Pour mener à bien cette réflexion, nous nous sommes appuyés sur un ouvrage relativement récent [1], qui, bien que centré sur la cyberaddiction est plein d’enseignements sur la cyberdépendance.
Tablettes, téléphones portables, ordinateurs, i. Phone, Smartphone, écrans géants en doublure de spectacles sportifs sur les lieux mêmes des stades où se produisent les compétitions, consoles de jeux, écrans suspendus dans les transports en public, écrans des guichets interactifs qui scandent les parcours urbains, école numérique, manuel numérique, e.education, pronote, cahier de texte numérique… les scènes quotidiennes de vie se suturent autour de regards absorbés par l’écran des dispositifs numériques, conforment une multitude de comportements inter-générationnels, et uniformisent le rapport social en s’étendant à toutes les classes sociales.
Les médias, l’école, multiplient les discours et interventions sur la question de la cyberaddiction. Cette apparente préoccupation est, en réalité, une entreprise de détournement de l’attention de tout un chacun. En effet, s’interroger sur la cyberaddiction dans la jeunesse ne prend sens que si on relie le phénomène, abordé sous l’angle individuel et « jamais sur un plan collectif et sociétal » [2], à une mutation en cours de la société, mutation dont les comportements technophiles juvéniles sont une conséquence et non une cause. C’est pourquoi, nous nous intéressons préférentiellement à la cyberdépendance.
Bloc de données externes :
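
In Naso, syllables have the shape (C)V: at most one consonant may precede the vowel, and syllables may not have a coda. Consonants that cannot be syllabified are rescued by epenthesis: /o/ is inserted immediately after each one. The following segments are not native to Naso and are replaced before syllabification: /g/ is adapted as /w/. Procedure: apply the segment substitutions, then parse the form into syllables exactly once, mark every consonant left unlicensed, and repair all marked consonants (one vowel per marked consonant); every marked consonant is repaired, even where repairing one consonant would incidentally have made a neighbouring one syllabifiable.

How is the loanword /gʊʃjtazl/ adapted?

wʊʃojotazolo

Substitution: /g/ → /w/, giving /wʊʃjtazl/.
Syllabifying with onset maximization leaves /ʃ/, /j/, /z/, /l/ stranded (no codas are permitted; onsets are limited to one consonant).
Epenthesis after each stranded consonant: /ʃ/ → /ʃo/, /j/ → /jo/, /z/ → /zo/, /l/ → /lo/.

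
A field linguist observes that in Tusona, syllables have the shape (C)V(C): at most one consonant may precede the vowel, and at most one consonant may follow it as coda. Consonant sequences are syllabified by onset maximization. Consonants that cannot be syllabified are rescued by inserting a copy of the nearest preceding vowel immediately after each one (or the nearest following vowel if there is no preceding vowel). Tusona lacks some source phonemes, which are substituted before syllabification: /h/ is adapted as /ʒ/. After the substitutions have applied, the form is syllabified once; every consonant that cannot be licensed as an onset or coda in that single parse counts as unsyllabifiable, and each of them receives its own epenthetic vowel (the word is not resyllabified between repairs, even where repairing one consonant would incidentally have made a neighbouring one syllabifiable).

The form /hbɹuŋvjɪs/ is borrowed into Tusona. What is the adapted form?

Substitution: /h/ → /ʒ/, giving /ʒbɹuŋvjɪs/.
The consonants /ʒ/, /b/, /v/ cannot be parsed into a legal (C)V(C) syllable (at most one coda consonant is licensed; onsets are limited to one consonant).
Epenthesis after each stranded consonant: /ʒ/ → /ʒu/, /b/ → /bu/, /v/ → /vu/.

ʒubuɹuŋvujɪs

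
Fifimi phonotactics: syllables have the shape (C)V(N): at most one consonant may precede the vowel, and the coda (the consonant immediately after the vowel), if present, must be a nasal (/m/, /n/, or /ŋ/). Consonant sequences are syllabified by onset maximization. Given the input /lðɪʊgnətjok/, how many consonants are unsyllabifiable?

The consonants /l/, /g/, /t/, /k/ cannot be parsed into a legal (C)V(N) syllable (only a nasal (/m/, /n/, or /ŋ/) is licensed in coda position; onsets are limited to one consonant).

4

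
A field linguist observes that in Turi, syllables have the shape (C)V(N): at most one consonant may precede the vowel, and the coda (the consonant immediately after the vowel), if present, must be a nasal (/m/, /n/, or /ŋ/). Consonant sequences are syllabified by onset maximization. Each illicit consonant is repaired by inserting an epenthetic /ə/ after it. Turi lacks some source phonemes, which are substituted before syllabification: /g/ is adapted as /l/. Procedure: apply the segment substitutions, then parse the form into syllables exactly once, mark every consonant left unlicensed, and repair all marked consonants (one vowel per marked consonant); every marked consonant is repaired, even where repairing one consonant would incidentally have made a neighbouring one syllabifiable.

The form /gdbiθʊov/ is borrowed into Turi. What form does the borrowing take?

lədəbiθʊovə

Substitution: /g/ → /l/, giving /ldbiθʊov/.
Under (C)V(N), the unsyllabifiable consonants are /l/, /d/, /v/ (only a nasal (/m/, /n/, or /ŋ/) is licensed in coda position; onsets are limited to one consonant).
Inserting the epenthetic vowel yields /l/ → /lə/, /d/ → /də/, /v/ → /və/.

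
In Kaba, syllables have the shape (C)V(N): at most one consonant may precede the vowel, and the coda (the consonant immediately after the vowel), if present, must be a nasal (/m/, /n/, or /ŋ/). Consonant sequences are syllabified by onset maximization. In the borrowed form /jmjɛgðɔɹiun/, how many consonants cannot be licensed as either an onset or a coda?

Under (C)V(N), the unsyllabifiable consonants are /j/, /m/, /g/ (only a nasal (/m/, /n/, or /ŋ/) is licensed in coda position; onsets are limited to one consonant).

3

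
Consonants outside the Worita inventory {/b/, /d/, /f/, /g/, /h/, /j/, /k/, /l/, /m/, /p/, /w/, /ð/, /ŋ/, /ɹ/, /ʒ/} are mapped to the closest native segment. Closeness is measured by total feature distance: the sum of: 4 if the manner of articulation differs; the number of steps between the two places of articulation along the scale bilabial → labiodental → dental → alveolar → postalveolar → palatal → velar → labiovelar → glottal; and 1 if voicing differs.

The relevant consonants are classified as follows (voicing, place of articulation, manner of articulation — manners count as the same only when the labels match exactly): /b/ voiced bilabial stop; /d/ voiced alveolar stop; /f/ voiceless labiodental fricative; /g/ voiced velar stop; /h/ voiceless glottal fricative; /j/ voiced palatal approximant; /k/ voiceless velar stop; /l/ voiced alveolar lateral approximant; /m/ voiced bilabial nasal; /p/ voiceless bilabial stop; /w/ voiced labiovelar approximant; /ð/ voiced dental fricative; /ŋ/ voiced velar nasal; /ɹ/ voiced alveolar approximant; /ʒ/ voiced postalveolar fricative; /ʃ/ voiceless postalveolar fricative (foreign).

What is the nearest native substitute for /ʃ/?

/ʒ/ is closest: same manner (fricative), place distance 0 (postalveolar→postalveolar), voicing differs (+1); total 1. Next closest is /f/ at distance 3.

ʒ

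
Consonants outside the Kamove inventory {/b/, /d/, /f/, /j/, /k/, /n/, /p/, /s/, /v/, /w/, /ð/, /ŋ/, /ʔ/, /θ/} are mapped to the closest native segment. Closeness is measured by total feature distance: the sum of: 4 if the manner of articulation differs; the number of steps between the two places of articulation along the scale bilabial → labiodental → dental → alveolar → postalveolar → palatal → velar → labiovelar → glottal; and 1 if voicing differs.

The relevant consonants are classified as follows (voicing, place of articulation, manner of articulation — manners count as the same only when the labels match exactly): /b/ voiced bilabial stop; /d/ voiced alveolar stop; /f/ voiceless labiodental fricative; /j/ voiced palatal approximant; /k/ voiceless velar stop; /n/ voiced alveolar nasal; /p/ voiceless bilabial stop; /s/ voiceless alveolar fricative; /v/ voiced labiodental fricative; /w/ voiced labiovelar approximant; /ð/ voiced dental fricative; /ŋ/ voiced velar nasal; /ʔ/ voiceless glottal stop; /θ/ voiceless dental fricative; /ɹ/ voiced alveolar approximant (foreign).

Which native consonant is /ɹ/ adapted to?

j

/j/ is closest: same manner (approximant), place distance 2 (alveolar→palatal), same voicing; total 2. Next closest is /d/ at distance 4.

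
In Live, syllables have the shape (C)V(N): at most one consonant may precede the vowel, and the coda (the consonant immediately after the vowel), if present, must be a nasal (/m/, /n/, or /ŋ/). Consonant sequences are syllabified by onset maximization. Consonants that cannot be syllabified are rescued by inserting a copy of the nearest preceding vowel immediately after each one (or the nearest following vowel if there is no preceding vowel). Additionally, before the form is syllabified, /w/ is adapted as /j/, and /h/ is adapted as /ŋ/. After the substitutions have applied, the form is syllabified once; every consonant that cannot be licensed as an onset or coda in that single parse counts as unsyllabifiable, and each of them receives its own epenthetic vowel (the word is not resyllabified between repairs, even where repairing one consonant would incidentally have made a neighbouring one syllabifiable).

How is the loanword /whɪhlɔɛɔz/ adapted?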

Les comportements cyberaddictifs, en effet, ne sont pas spontanés mais dérivent d’un apprentissage social d’un rapport aux techniques nouvelles de communication, ils sont inculqués dès l’école [3], et sont socialement contraints : ils sont le produit d’un dressage à la consommation de communication où langage (verbal, visuel, audio), cognition, lien social, lien affectif, appareillages techniques, sont compactés en une unité connectique, chosifiée, indiscernable qu’est l’utilisateur ou l’utilisatrice.
Le logiciel du pouvoir
Le discours officiel et industriel se décline en quatre arguments principaux :
L’argument éthique des marchands est celui de l’exercice de la liberté. Le cyberspace est une expérience de l’infini des informations que chacun, librement, peut parcourir, à sa guise, selon ses goûts, ses appétits, ses nécessités. Aujourd’hui, où la traque des individus via les Smartphones se met en place, on peut mesurer l’honnêteté de l’argument.
L’argument social est que le numérique annule les hiérarchies au profit de l’horizontalité des rapports sociaux, avec pour moteur, la généralisation des amis, de la confiance, de la réussite de soi. Les propagandistes parlent de démocratie numérique. La dématérialisation des procédures administratives est présentée comme un rapprochement des administrations des administrés… En un clic, on accède à tout, même à la médecine (la crise du coronavirus aurait dû enterrer à jamais ces envolées, mais elle les a entérinées). Le partage et l’entraide sont présentés comme le commun de la pratique sociale du numérique…
L’argument socio-économique s’appuie sur le précédent : grâce au numérique, la fin du travail est proche : « il faut que l’humanité sorte de la pensée productiviste (…). La machine produira et l’homme créera » [4].
L’argument psychologique est largement servi en éducation. L’ordinateur, voilà l’outil contre l’ennui à l’école : « L’enfant, grâce à l’ordinateur devient bâtisseur de ses propres structures intellectuelles en accumulant un vaste savoir par une communication aisée et agréable avec la machine. Apprendre devient une source de plaisir à l’inverse de l’enseignement scolaire traditionnel qui s’appuie sur la contrainte » [5].
L’argument culturel se veut cognitif. Il asserte que, pour la première fois, toutes les connaissances étant à portée de tous, la culture est à portée de main de tous et gratuitement (sic). L’argument culturel porte le message de l’égalité accessible voire réalisée grâce à l’informatisation de la société [6] : « que ses parents soient riches ou pauvres, analphabètes ou fins lettrés, qu’ils aient ou non des livres sur les étagères qui l’entourent, [l’adolescent] pourra compulser les ouvrages des plus grandes bibliothèques du monde, s’ouvrir à la culture (…) » [7]. L’école doit devenir ce fer de lance de cette « nouvelle démocratie du savoir » tant vanté par le philosophe Michel Serres, les médias et les évangélistes des compétences à l’école.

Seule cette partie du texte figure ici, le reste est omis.